В ответ дед поведал мне, что выдаются из арсенала поместья все стрекала, всем мужикам деревень. Сами деревни переходят “на осадное положение”. А, главное, недавно жорун был, а значит распуганы твари пущи. И три дня есть “как у Стрибога за пазухой”, а седмица — почти так. Не будет тварей страшных, от мелочи пейзане отобьются. Потери в урожае будут, но не критичные, а “кладенец важнее”.
— Сам знаю, что важнее, — хмыкнул я, сам припоминая, что перед приездом комиссионеров Стригор размышлял, что давненько тварей не было, а значит вот-вот. — Далее, Недум, рассказывай мне: по каким ценам что купцам продаёшь, по каким покупаешь. Гляну в Ростоке, сколь велики хоромы, на нас купчинами отгроханные.
— Ой, велики, Стригор Стрижич, — покивал старик и озвучил “прейскурант”.
Последний я записывать в Архив не стал, да и записей не просил, а пинал мозг ленивый всё запоминать. Последний устрашился, запомнил.
Ну а я, благо смеркалось уже, пошёл в свои покои, предаваться пьянству и прочим интересным вещам.
В покоях обнаружилось, что Управляющий трон мой для раздумий уже на десяток сантиметров от пола нарастил. А значит, последний к возвращению моему будет, что и неплохо.
Ну и присел на ложе, откупорив бутылку. Принюхался, пахло неплохо. Хлебнул, покатав на языке — вкусно, градусов с двадцать, наверное, если рецепторы не врут. Ну и сделал несколько глубоких глотков, скользнув во внетелесье, не без интереса проверяя туловище Архивом.

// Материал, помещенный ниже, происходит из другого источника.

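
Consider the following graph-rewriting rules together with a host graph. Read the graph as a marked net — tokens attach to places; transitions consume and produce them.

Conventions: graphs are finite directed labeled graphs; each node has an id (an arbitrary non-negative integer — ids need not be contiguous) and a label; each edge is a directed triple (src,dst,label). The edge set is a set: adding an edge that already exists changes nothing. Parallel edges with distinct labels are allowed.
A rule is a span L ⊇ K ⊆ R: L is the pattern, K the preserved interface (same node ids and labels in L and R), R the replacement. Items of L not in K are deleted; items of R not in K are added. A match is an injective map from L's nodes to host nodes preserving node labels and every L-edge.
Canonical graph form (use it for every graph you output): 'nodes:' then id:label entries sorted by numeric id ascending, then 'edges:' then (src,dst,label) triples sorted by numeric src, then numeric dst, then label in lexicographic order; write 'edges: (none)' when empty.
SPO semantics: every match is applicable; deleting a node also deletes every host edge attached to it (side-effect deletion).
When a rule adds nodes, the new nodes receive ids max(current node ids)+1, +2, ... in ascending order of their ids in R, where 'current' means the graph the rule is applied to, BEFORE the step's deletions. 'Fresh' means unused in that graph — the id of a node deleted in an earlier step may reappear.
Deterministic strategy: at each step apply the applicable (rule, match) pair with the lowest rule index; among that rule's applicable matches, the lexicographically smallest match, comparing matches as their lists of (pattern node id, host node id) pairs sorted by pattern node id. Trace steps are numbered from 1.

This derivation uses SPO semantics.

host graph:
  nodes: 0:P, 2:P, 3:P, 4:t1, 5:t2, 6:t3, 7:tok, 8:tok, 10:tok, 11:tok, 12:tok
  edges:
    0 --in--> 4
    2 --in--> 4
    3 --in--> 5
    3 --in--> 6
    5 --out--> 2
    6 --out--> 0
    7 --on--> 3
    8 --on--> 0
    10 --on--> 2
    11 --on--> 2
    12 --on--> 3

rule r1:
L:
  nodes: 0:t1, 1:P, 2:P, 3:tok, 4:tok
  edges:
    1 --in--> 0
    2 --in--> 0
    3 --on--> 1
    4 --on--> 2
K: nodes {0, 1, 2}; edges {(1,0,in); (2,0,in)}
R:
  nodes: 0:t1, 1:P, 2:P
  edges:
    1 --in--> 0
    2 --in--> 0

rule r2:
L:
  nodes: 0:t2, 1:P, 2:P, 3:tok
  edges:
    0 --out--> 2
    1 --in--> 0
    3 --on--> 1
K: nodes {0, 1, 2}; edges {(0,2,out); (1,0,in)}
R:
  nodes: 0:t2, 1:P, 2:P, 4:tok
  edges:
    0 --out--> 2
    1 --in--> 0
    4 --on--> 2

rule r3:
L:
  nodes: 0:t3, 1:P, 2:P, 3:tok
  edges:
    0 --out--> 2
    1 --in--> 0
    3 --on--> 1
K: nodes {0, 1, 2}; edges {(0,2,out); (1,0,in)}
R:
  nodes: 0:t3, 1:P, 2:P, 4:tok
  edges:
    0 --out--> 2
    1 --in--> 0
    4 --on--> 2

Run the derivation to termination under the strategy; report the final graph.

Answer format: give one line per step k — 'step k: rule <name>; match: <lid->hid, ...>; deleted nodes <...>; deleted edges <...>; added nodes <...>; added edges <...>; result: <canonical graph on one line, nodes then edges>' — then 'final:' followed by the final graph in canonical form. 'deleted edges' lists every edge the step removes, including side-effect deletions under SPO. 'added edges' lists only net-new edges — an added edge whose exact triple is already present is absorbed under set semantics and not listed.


step 1: rule r1; match: 0->4, 1->0, 2->2, 3->8, 4->10; deleted nodes 8, 10; deleted edges (8,0,on); (10,2,on); added nodes (none); added edges (none); result: nodes: 0:P, 2:P, 3:P, 4:t1, 5:t2, 6:t3, 7:tok, 11:tok, 12:tok edges: (0,4,in); (2,4,in); (3,5,in); (3,6,in); (5,2,out); (6,0,out); (7,3,on); (11,2,on); (12,3,on)
step 2: rule r2; match: 0->5, 1->3, 2->2, 3->7; deleted nodes 7; deleted edges (7,3,on); added nodes 13; added edges (13,2,on); result: nodes: 0:P, 2:P, 3:P, 4:t1, 5:t2, 6:t3, 11:tok, 12:tok, 13:tok edges: (0,4,in); (2,4,in); (3,5,in); (3,6,in); (5,2,out); (6,0,out); (11,2,on); (12,3,on); (13,2,on)
step 3: rule r2; match: 0->5, 1->3, 2->2, 3->12; deleted nodes 12; deleted edges (12,3,on); added nodes 14; added edges (14,2,on); result: nodes: 0:P, 2:P, 3:P, 4:t1, 5:t2, 6:t3, 11:tok, 13:tok, 14:tok edges: (0,4,in); (2,4,in); (3,5,in); (3,6,in); (5,2,out); (6,0,out); (11,2,on); (13,2,on); (14,2,on)
final:
nodes: 0:P, 2:P, 3:P, 4:t1, 5:t2, 6:t3, 11:tok, 13:tok, 14:tok
edges: (0,4,in); (2,4,in); (3,5,in); (3,6,in); (5,2,out); (6,0,out); (11,2,on); (13,2,on); (14,2,on)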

И выходило, что пойло даже покрепче, а вот с алкоголем выходило… забавно. Итак, до определённого градуса он вообще не вызывал никаких пертурбаций. А вот после “лёгкого опьянения” и выше — печень ставила стальной заслон, выводя из крови лишнее ультимативно. Проверил, перепроверил и аж поёжился, по прикидкам. Стриведу надо было, чтоб иметь шанс спиться, глушить годами это пойло, литров по десять в день, не меньше. Это папаша жёг, не по-детски в самом прямом смысле, констатировал я.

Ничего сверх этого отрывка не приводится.